Im November 2012 war auch noch sehr plötzlich und unerwartet der Bruder meiner Mutter gestorben. Er hatte so sehr für uns gehofft, dass sich unser Wunsch erfüllt. Er selbst hätte sich auch über Familienzuwachs gefreut.
Zurück zum 28.12.2012: Am Ende sind wir aus der Klinik raus in der Gewissheit, dass eine künstliche Befruchtung nicht in Frage kommen würde.
Nach 3 1/2 Jahren, vielen Tränen, vielen Pillen, Spritzen, einer OP, viel enttäuschter Hoffnung und vielen dunklen Stunden bin ich im Dezember 2012 einfach so schwanger geworden.
Der voraussichtliche Entbindungstermin von E. wäre der 6.12.2012 gewesen. Ich bin mir sicher, dass mein Opa, mein Onkel und E. auf einer Wolke sitzen und uns unser Wunder geschickt haben.

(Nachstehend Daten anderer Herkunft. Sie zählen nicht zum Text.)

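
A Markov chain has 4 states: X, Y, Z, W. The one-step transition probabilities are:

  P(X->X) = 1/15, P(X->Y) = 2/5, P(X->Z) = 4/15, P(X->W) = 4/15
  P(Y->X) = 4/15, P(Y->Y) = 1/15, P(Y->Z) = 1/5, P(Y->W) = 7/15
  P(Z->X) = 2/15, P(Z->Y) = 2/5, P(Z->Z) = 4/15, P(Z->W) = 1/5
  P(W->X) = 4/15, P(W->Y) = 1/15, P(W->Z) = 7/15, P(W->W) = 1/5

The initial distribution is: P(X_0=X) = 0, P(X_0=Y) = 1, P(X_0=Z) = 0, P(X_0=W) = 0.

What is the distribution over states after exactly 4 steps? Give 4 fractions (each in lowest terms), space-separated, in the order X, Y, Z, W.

Propagating the distribution step by step (d_{t+1} = d_t * P):
d_0 = (X=0, Y=1, Z=0, W=0)
  d_1[X] = 0*1/15 + 1*4/15 + 0*2/15 + 0*4/15 = 4/15
  d_1[Y] = 0*2/5 + 1*1/15 + 0*2/5 + 0*1/15 = 1/15
  d_1[Z] = 0*4/15 + 1*1/5 + 0*4/15 + 0*7/15 = 1/5
  d_1[W] = 0*4/15 + 1*7/15 + 0*1/5 + 0*1/5 = 7/15
d_1 = (X=4/15, Y=1/15, Z=1/5, W=7/15)
  d_2[X] = 4/15*1/15 + 1/15*4/15 + 1/5*2/15 + 7/15*4/15 = 14/75
  d_2[Y] = 4/15*2/5 + 1/15*1/15 + 1/5*2/5 + 7/15*1/15 = 2/9
  d_2[Z] = 4/15*4/15 + 1/15*1/5 + 1/5*4/15 + 7/15*7/15 = 16/45
  d_2[W] = 4/15*4/15 + 1/15*7/15 + 1/5*1/5 + 7/15*1/5 = 53/225
d_2 = (X=14/75, Y=2/9, Z=16/45, W=53/225)
  d_3[X] = 14/75*1/15 + 2/9*4/15 + 16/45*2/15 + 53/225*4/15 = 614/3375
  d_3[Y] = 14/75*2/5 + 2/9*1/15 + 16/45*2/5 + 53/225*1/15 = 167/675
  d_3[Z] = 14/75*4/15 + 2/9*1/5 + 16/45*4/15 + 53/225*7/15 = 1009/3375
  d_3[W] = 14/75*4/15 + 2/9*7/15 + 16/45*1/5 + 53/225*1/5 = 917/3375
d_3 = (X=614/3375, Y=167/675, Z=1009/3375, W=917/3375)
  d_4[X] = 614/3375*1/15 + 167/675*4/15 + 1009/3375*2/15 + 917/3375*4/15 = 1928/10125
  d_4[Y] = 614/3375*2/5 + 167/675*1/15 + 1009/3375*2/5 + 917/3375*1/15 = 766/3375
  d_4[Z] = 614/3375*4/15 + 167/675*1/5 + 1009/3375*4/15 + 917/3375*7/15 = 15416/50625
  d_4[W] = 614/3375*4/15 + 167/675*7/15 + 1009/3375*1/5 + 917/3375*1/5 = 4693/16875
d_4 = (X=1928/10125, Y=766/3375, Z=15416/50625, W=4693/16875)

Answer: 1928/10125 766/3375 15416/50625 4693/16875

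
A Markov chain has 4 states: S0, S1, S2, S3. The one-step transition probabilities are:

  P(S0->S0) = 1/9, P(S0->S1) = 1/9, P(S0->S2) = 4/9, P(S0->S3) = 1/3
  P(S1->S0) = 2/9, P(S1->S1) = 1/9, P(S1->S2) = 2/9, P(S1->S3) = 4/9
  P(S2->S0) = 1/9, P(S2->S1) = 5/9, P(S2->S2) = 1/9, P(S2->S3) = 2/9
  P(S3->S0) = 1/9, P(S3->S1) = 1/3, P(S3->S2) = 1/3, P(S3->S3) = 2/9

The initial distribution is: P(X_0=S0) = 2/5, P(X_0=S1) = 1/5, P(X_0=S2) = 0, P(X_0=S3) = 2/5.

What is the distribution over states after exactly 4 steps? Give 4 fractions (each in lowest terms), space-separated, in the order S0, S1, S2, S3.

Propagating the distribution step by step (d_{t+1} = d_t * P):
d_0 = (S0=2/5, S1=1/5, S2=0, S3=2/5)
  d_1[S0] = 2/5*1/9 + 1/5*2/9 + 0*1/9 + 2/5*1/9 = 2/15
  d_1[S1] = 2/5*1/9 + 1/5*1/9 + 0*5/9 + 2/5*1/3 = 1/5
  d_1[S2] = 2/5*4/9 + 1/5*2/9 + 0*1/9 + 2/5*1/3 = 16/45
  d_1[S3] = 2/5*1/3 + 1/5*4/9 + 0*2/9 + 2/5*2/9 = 14/45
d_1 = (S0=2/15, S1=1/5, S2=16/45, S3=14/45)
  d_2[S0] = 2/15*1/9 + 1/5*2/9 + 16/45*1/9 + 14/45*1/9 = 2/15
  d_2[S1] = 2/15*1/9 + 1/5*1/9 + 16/45*5/9 + 14/45*1/3 = 137/405
  d_2[S2] = 2/15*4/9 + 1/5*2/9 + 16/45*1/9 + 14/45*1/3 = 20/81
  d_2[S3] = 2/15*1/3 + 1/5*4/9 + 16/45*2/9 + 14/45*2/9 = 38/135
d_2 = (S0=2/15, S1=137/405, S2=20/81, S3=38/135)
  d_3[S0] = 2/15*1/9 + 137/405*2/9 + 20/81*1/9 + 38/135*1/9 = 542/3645
  d_3[S1] = 2/15*1/9 + 137/405*1/9 + 20/81*5/9 + 38/135*1/3 = 1033/3645
  d_3[S2] = 2/15*4/9 + 137/405*2/9 + 20/81*1/9 + 38/135*1/3 = 932/3645
  d_3[S3] = 2/15*1/3 + 137/405*4/9 + 20/81*2/9 + 38/135*2/9 = 1138/3645
d_3 = (S0=542/3645, S1=1033/3645, S2=932/3645, S3=1138/3645)
  d_4[S0] = 542/3645*1/9 + 1033/3645*2/9 + 932/3645*1/9 + 1138/3645*1/9 = 4678/32805
  d_4[S1] = 542/3645*1/9 + 1033/3645*1/9 + 932/3645*5/9 + 1138/3645*1/3 = 9649/32805
  d_4[S2] = 542/3645*4/9 + 1033/3645*2/9 + 932/3645*1/9 + 1138/3645*1/3 = 572/2187
  d_4[S3] = 542/3645*1/3 + 1033/3645*4/9 + 932/3645*2/9 + 1138/3645*2/9 = 9898/32805
d_4 = (S0=4678/32805, S1=9649/32805, S2=572/2187, S3=9898/32805)

Answer: 4678/32805 9649/32805 572/2187 9898/32805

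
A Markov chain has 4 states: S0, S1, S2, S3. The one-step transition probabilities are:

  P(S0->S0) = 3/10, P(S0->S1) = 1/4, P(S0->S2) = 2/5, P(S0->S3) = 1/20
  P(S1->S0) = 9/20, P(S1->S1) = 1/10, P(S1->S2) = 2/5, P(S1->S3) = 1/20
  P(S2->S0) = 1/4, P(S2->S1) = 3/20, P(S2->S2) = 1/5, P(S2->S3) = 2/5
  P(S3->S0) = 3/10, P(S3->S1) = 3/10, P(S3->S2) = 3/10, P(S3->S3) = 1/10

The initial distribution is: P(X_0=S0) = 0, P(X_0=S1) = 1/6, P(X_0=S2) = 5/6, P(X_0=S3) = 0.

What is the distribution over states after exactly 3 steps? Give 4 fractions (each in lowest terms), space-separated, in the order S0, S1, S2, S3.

Propagating the distribution step by step (d_{t+1} = d_t * P):
d_0 = (S0=0, S1=1/6, S2=5/6, S3=0)
  d_1[S0] = 0*3/10 + 1/6*9/20 + 5/6*1/4 + 0*3/10 = 17/60
  d_1[S1] = 0*1/4 + 1/6*1/10 + 5/6*3/20 + 0*3/10 = 17/120
  d_1[S2] = 0*2/5 + 1/6*2/5 + 5/6*1/5 + 0*3/10 = 7/30
  d_1[S3] = 0*1/20 + 1/6*1/20 + 5/6*2/5 + 0*1/10 = 41/120
d_1 = (S0=17/60, S1=17/120, S2=7/30, S3=41/120)
  d_2[S0] = 17/60*3/10 + 17/120*9/20 + 7/30*1/4 + 41/120*3/10 = 743/2400
  d_2[S1] = 17/60*1/4 + 17/120*1/10 + 7/30*3/20 + 41/120*3/10 = 89/400
  d_2[S2] = 17/60*2/5 + 17/120*2/5 + 7/30*1/5 + 41/120*3/10 = 383/1200
  d_2[S3] = 17/60*1/20 + 17/120*1/20 + 7/30*2/5 + 41/120*1/10 = 119/800
d_2 = (S0=743/2400, S1=89/400, S2=383/1200, S3=119/800)
  d_3[S0] = 743/2400*3/10 + 89/400*9/20 + 383/1200*1/4 + 119/800*3/10 = 3809/12000
  d_3[S1] = 743/2400*1/4 + 89/400*1/10 + 383/1200*3/20 + 119/800*3/10 = 9223/48000
  d_3[S2] = 743/2400*2/5 + 89/400*2/5 + 383/1200*1/5 + 119/800*3/10 = 7711/24000
  d_3[S3] = 743/2400*1/20 + 89/400*1/20 + 383/1200*2/5 + 119/800*1/10 = 8119/48000
d_3 = (S0=3809/12000, S1=9223/48000, S2=7711/24000, S3=8119/48000)

Answer: 3809/12000 9223/48000 7711/24000 8119/48000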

Am 5.9.2013 kam unser Wunder auf die Welt. Ich bin sehr froh, dass ich vorher nicht wusste, was uns entgeht. Die 3 1/2 Jahre wären noch schlimmer gewesen.
Ich bin dankbar für dieses Wunder, ich bin dankbar für unsere Freunde. Sie haben uns ge- und ertragen in dieser langen Zeit. Manch andere wären getürmt… Wir waren keine guten Freunde in dieser Zeit – zumindest eine Weile.
Jonna Amélie ist nun bei uns auf der Erde. Und ich kann aus tiefstem Herzen sagen: Das war es wert!!!
Ich hoffe, dass Ihr nun vielleicht ein klein wenig nachvollziehen könnt, was dazu führte, dass Sommerschwesters Welt verwaist ist. Mir war es wichtig dies hier niederzuschreiben.
Befreite Grüße
Sommerschwester
EDIT: Ich will nur klarstellen, dass es mir nicht darum geht hier einen Contest zu bestreiten, wer mehr gelitten hat oder wer es schwerer hat… Ich weiß selbst, dass mein Leben wunderbar ist und ich viel Glück hatte und habe. Eine Zeit lang könnte ich das nicht bzw. nicht mehr erkennen.